The Terminal (2004)

Directed by Steven Spielberg. Starring Tom Hanks, Stanley Tucci, Catherine Zeta-Jones, Barry Shabaka Henley, Diego Luna, Kumar Pallana, Zoë Saldaña, Chi McBride, Eddie Jones. [PG-13]

Sentimental Spielberg comedy conceptually inspired by the true story of an Iranian refugee who lived in Charles de Gaulle Airport for almost two decades. Here, it’s a man without a country named Viktor Navorski (Hanks), who gets stuck at New York City’s JFK when his fictional homeland of Krakozhia falls victim to a coup d’état mid-flight, so he sets up provisional residence inside the terminal. The sort of movie that glides along courtesy of mildly humorous moments and nimble movement and pace, but has so little substance or resonance in its featherweight storytelling that it’s hard to forgive the film’s overlength and trivial detours. Takes such a “cutesy” approach to so many of the sub-plots (matchmaker games between employees Luna and Saldaña, the simultaneously far-fetched and pointless wooing of flight attendant Zeta-Jones, etc.) that the conflict between Viktor and a needlessly hostile airport bureaucrat (Tucci) feels like overcompensation on the part of the filmmakers to manufacture pathos and rooting interest.
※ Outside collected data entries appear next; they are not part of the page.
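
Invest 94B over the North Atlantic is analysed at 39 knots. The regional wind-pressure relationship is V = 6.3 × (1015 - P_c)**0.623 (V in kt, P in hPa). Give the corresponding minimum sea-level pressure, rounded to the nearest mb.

ΔP = (V / 6.3)^(1/0.623) = (39/6.3)^1.605.
39/6.3 = 6.190; 6.190^1.605 ≈ 18.66 mb.
P_c = 1015 − 18.66 = 996.34 ≈ 996 mb.

996 mb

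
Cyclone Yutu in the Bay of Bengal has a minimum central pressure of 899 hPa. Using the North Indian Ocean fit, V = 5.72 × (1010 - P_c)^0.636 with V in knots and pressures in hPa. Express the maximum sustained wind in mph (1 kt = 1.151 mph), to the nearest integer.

132 mph

ΔP = 1010 − 899 = 111 hPa.
V ≈ 5.72 × 111^0.636 = 5.72 × 19.991 ≈ 114.346 kt.
114.346 × 1.151 ≈ 131.61 mph → 132 mph.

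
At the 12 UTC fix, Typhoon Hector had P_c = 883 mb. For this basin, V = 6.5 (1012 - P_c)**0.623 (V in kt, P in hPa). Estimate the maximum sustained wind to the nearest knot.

ΔP = 1012 − 883 = 129 mb.
129^0.623 ≈ 20.649.
V ≈ 6.5 × 20.649 ≈ 134.2 kt.

134 kt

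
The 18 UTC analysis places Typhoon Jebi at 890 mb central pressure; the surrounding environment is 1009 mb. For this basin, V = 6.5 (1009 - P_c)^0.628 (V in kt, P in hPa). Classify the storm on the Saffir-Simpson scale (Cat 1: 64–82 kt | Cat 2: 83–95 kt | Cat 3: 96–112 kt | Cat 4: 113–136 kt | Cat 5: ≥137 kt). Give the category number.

ΔP = 1009 − 890 = 119 mb.
V ≈ 6.5 × 119^0.628 = 6.5 × 20.11 ≈ 131 kt.
131 kt falls in the Category 4 band.

4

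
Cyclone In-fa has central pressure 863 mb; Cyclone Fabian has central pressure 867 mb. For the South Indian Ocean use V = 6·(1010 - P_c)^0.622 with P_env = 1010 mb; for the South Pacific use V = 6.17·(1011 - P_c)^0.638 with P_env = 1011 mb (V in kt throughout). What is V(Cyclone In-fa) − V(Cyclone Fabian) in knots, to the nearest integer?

-13 kt

Cyclone In-fa: ΔP = 147; V ≈ 6 × 147^0.622 ≈ 133.73 kt.
Cyclone Fabian: ΔP = 144; V ≈ 6.17 × 144^0.638 ≈ 147.00 kt.
Difference ≈ 133.73 − 147.00 = -13.27 → -13 kt.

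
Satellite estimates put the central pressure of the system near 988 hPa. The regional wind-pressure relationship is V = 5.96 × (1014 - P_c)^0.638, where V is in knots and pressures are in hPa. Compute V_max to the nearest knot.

ΔP = 1014 − 988 = 26 hPa.
26^0.638 ≈ 7.994.
V ≈ 5.96 × 7.994 ≈ 47.6 kt.

48 kt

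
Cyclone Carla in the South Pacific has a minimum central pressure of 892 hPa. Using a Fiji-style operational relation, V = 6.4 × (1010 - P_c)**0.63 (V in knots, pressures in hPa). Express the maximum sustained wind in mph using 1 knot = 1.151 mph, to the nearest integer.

ΔP = 1010 − 892 = 118 hPa.
V ≈ 6.4 × 118^0.63 = 6.4 × 20.197 ≈ 129.260 kt.
129.260 × 1.151 ≈ 148.78 mph → 149 mph.

149 mph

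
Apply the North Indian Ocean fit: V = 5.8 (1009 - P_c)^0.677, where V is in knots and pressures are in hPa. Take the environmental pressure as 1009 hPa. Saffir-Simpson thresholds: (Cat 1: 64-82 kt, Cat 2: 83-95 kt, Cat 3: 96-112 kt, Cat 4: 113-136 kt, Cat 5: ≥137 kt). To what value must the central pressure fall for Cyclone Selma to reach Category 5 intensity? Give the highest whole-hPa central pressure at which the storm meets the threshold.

902 hPa

Category 5 begins at V = 137 kt.
Required ΔP = (137/5.8)^(1/0.677) = 23.621^1.477 ≈ 106.78 hPa.
P_c ≤ 1009 − 106.78 = 902.22, so the highest integer P_c is 902 hPa.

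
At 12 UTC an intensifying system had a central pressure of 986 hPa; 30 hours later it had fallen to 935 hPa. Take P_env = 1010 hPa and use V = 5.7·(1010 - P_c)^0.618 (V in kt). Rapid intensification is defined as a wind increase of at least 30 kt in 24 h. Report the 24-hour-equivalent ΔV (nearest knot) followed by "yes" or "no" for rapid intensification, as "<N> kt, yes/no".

V₁: ΔP = 24, V ≈ 5.7 × 24^0.618 ≈ 40.63 kt.
V₂: ΔP = 75, V ≈ 5.7 × 75^0.618 ≈ 82.16 kt.
ΔV over 30 h = 41.53 kt → 24 h equivalent = 41.53 × 24/30 ≈ 33.22 kt.
33 kt ≥ 30 kt ⇒ rapid intensification.

33 kt, yes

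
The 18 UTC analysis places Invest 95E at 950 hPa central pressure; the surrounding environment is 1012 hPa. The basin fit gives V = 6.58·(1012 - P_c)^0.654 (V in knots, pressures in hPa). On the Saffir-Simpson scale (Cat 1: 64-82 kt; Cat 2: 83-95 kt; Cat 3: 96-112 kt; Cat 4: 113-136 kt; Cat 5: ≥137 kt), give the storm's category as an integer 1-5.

ΔP = 1012 − 950 = 62 hPa.
V ≈ 6.58 × 62^0.654 = 6.58 × 14.87 ≈ 98 kt.
98 kt falls in the Category 3 band.

3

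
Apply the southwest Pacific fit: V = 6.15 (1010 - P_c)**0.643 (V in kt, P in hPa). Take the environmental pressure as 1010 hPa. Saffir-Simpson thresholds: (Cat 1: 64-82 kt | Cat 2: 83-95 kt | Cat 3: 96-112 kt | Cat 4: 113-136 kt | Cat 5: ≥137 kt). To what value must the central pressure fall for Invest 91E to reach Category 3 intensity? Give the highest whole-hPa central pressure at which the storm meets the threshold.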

It’s easier to forgive some rather shameless product placement (in real life or in multimedia, you’ve never seen anyone enjoy Burger King more than this plucky refugee) than it is to embrace the corny and condescending contrivances found in the last twenty minutes, right down to someone dramatically stopping a plane by physically running in front of it! Those with a high tolerance for schmaltz may enjoy it, all others will be lucky to remember having ever watched it in the first place. Curiously, the giant interior airport set built for the shoot resembles Düsseldorf Airport, not JFK.